Los dos hombres no se habían perdonado el asunto de Julia.
—Es una idea graciosa, Charlie —dijo Dukes—. Eso de que el sexo sea otra forma de hablar, donde pones en acción las palabras en vez de decirlas. Supongo que tienes razón. Podríamos intercambiar con las mujeres tantas sensaciones y emociones como ideas sobre el clima y mucho más. El sexo sería una especie de conversación física natural entre un hombre y una mujer. No se habla con una mujer a menos que se tengan ideas en común; esto es, lo haces sin interés alguno. De la misma manera, a menos que compartas una emoción o cierta simpatía con una mujer, no te acostarías con ella. Pero si se tiene...
—Si se tiene la clase adecuada de emoción o simpatía con una mujer, tienes que acostarte con ella —dijo May—. Es lo único decente, llevársela a la cama.
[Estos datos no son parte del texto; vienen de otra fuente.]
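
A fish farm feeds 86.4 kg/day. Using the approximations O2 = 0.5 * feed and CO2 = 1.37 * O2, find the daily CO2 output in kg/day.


O2 = 86.4 * 0.5 = 43.2
CO2 = 43.2 * 1.37 = 59.184

59.184 kg/day


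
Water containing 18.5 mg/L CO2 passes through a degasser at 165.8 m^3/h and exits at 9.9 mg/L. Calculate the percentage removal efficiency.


CO2_out / CO2_in = 9.9 / 18.5 = 0.53513514
Fraction remaining = 0.53513514
efficiency = (1 - 0.53513514) * 100 = 46.4865 %

46.4865 %


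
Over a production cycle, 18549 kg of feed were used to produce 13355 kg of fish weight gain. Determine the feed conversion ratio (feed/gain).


FCR = feed consumed / weight gained
FCR = 18549 kg / 13355 kg = 1.38892

1.38892


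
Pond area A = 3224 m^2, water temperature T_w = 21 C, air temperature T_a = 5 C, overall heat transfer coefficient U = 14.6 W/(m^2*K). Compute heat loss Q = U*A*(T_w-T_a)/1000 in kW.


Temperature difference dT = 21 - 5 = 16 K
Heat loss (W) = U * A * dT = 14.6 * 3224 * 16 = 753126.4 W
Convert to kW: 753126.4 / 1000 = 753.1264 kW

753.1264 kW


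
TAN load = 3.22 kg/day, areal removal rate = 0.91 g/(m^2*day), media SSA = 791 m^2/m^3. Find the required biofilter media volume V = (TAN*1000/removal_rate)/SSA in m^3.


A = 3.22*1000 / 0.91 = 3538.4615 m^2
V = 3538.4615 / 791 = 4.4734

4.4734 m^3


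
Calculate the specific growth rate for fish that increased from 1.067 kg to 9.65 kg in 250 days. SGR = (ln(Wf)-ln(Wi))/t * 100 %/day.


ln(W_f) = ln(9.65) = 2.2669579
ln(W_i) = ln(1.067) = 0.064850972
ln(W_f) - ln(W_i) = 2.2669579 - 0.064850972 = 2.2021069
SGR = 2.2021069 / 250 * 100 = 0.880843 %/day

0.880843 %/day


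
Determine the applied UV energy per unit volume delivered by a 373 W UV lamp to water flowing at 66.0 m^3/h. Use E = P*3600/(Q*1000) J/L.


Energy delivered per hour = 373 W * 3600 s = 1342800 J/h
Volume treated per hour = 66.0 m^3/h * 1000 = 66000 L/h
dose = 1342800 / 66000 = 20.3455 J/L

20.3455 J/L


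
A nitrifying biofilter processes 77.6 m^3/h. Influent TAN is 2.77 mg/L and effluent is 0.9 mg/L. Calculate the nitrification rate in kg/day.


Concentration drop: TAN_in - TAN_out = 2.77 - 0.9 = 1.87 mg/L
Hourly TAN removed = Q * dTAN = 77.6 m^3/h * 1.87 mg/L = 145.112 g/h  (m^3/h * mg/L = g/h)
Daily TAN removed = 145.112 * 24 = 3482.688 g/day
Convert to kg/day: 3482.688 / 1000 = 3.482688 kg/day

3.482688 kg/day


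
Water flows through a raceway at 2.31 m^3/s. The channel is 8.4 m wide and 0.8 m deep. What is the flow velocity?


Cross-sectional area = W * d = 8.4 * 0.8 = 6.72 m^2
Velocity = Q / A = 2.31 / 6.72 = 0.34375 m/s

0.34375 m/s


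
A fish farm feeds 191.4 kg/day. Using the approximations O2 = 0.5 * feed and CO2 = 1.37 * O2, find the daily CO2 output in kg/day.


O2 = 191.4 * 0.5 = 95.7
CO2 = 95.7 * 1.37 = 131.109

131.109 kg/day


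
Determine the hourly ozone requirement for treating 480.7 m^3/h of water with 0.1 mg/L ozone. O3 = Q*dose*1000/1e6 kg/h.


O3 demand (mg/h) = Q * dose * 1000 = 480.7 * 0.1 * 1000 = 48070 mg/h
Convert mg to kg: 48070 / 1e6 = 0.04807 kg/h

0.04807 kg/h


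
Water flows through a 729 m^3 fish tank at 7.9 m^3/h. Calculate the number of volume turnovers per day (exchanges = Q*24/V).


Daily flow volume = 7.9 m^3/h * 24 h = 189.6 m^3/day
Exchanges = daily flow / tank volume = 189.6 / 729 = 0.260082 exchanges/day

0.260082 exchanges/day


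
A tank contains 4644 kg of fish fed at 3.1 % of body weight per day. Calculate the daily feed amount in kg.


Feeding rate fraction = 3.1% / 100 = 0.031
Daily feed = 4644 kg * 0.031 = 143.964 kg/day

143.964 kg/day


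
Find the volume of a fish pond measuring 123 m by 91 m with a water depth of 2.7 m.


Base area = L * W = 123 * 91 = 11193 m^2
Volume = area * depth = 11193 * 2.7 = 30221.1 m^3

30221.1 m^3


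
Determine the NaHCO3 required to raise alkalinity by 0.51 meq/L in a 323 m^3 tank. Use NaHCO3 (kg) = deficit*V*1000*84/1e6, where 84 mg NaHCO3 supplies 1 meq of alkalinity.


Tank volume in L = 323 m^3 * 1000 = 323000 L
Total meq required = 0.51 meq/L * 323000 L = 164730 meq
NaHCO3 mass = 164730 meq * 84 mg/meq / 1e6 = 13.8373 kg

13.8373 kg


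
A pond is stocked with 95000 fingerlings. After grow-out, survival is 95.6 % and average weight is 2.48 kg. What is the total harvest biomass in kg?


Survivors = 95000 * 95.6/100 = 90820 fish
Harvest biomass = survivors * W_f = 90820 * 2.48 = 225233.6 kg

225233.6 kg


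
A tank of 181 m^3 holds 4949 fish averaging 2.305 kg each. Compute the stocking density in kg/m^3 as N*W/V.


Total biomass = 4949 fish * 2.305 kg = 11407.445 kg
Density = total biomass / volume = 11407.445 / 181 = 63.0246 kg/m^3

63.0246 kg/m^3


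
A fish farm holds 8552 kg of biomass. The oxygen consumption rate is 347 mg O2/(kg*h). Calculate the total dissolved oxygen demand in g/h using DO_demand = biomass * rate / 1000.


Total O2 consumption (mg/h) = 8552 kg * 347 mg/(kg*h) = 2967544 mg/h
Convert to g/h: 2967544 / 1000 = 2967.544 g/h

2967.544 g/h


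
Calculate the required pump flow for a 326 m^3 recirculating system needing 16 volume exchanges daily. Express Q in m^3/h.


Daily recirculation volume = 326 m^3 * 16 = 5216 m^3/day
Flow rate Q = daily volume / 24 h = 5216 / 24 = 217.333 m^3/h

217.333 m^3/h


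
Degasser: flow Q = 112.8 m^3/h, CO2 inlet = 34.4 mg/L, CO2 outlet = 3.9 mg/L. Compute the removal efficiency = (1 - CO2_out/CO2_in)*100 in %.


CO2_out / CO2_in = 3.9 / 34.4 = 0.11337209
Fraction remaining = 0.11337209
efficiency = (1 - 0.11337209) * 100 = 88.6628 %

88.6628 %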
Así como, cuando tienes interés en hablar con alguien, lo único decente es tener una conversación. No acobardarte y morderte la lengua. No, hay que decir lo que se tiene que decir. Y lo mismo en el otro caso.
—No —dijo Hammond—. Es un error. Tú, por ejemplo, May, despilfarras la mitad de tu fuerza con las mujeres. Nunca utilizas de la manera correcta ese magnífico cerebro que tienes. Buena parte de ese talento se va por otro lado.
—Es posible... y muy pequeña parte del tuyo se gasta de ese modo, Hammond, muchacho, casado o no. Puedes mantener la pureza y la integridad de tu cerebro, pero se te está secando. Por lo que veo, tu mente inmaculada se está quedando seca como las cuerdas de un violín. Simplemente la subestimas.
Tommy Dukes estalló en una carcajada.
—¡Adelante, par de cerebros! —dijo—. Mírenme. No realizo ningún trabajo intelectual puro y elevado, nada sino garabatear unas cuantas ideas. Y no me he casado ni persigo mujeres. Creo que Charlie tiene razón, si quiere correr detrás de las mujeres, es libre de hacerlo, no muy a menudo. Yo no se lo prohibiría. En cuanto a Hammond, tiene sentido de la propiedad, por lo tanto le van bien el camino recto y la puerta estrecha. Ya verán que será uno de nuestros hombres de letras antes de sucumbir. A B C de pies a cabeza. Falto yo. No soy nada. Un folletín. ¿Y qué hay de ti, Clifford? ¿Crees que el sexo es una dinamo que ayuda a los hombres a lograr el éxito?
En esos momentos Clifford hablaba poco, no se arriesgaba. Sus ideas no eran suficientemente vitales para hacerlo, se hallaba confundido y sensible. Se sonrojó, parecía incómodo.
—Bueno —dijo—, como estoy fuera de combate, no tengo nada que decir sobre ese tema.
—Para nada —dijo Dukes—. Tu parte superior no está fuera de combate. Tu vida cerebral está sana, intacta. Queremos escuchar tus ideas.
—Aun así —tartamudeó Clifford—, no dispongo de muchas ideas. Creo que casarse y que todo vaya bien representaría lo que pienso. Por supuesto, que un hombre y una mujer se cuiden entre sí es una gran cosa.
—¿Qué tiene de gran cosa? —preguntó Tommy.
—Pues... perfecciona la intimidad —dijo Clifford, incómodo como una mujer en ese tipo de charla.
—Bueno, Charlie y yo pensamos que el sexo es una especie de comunicación, como el habla. Si una mujer empieza una conversación sexual conmigo, me parece natural que la terminemos en la cama, en el momento oportuno. Por desdicha, no hay mujer que comience algo así conmigo, y por lo tanto me voy solo a la cama y eso no me hace peor. Al menos eso espero, porque ¿cómo voy a saberlo? De cualquier modo eso no interfiere con abstrusos cálculos astronómicos o con la escritura de obras maestras. Soy simplemente un compañero que fisgonea en el ejército.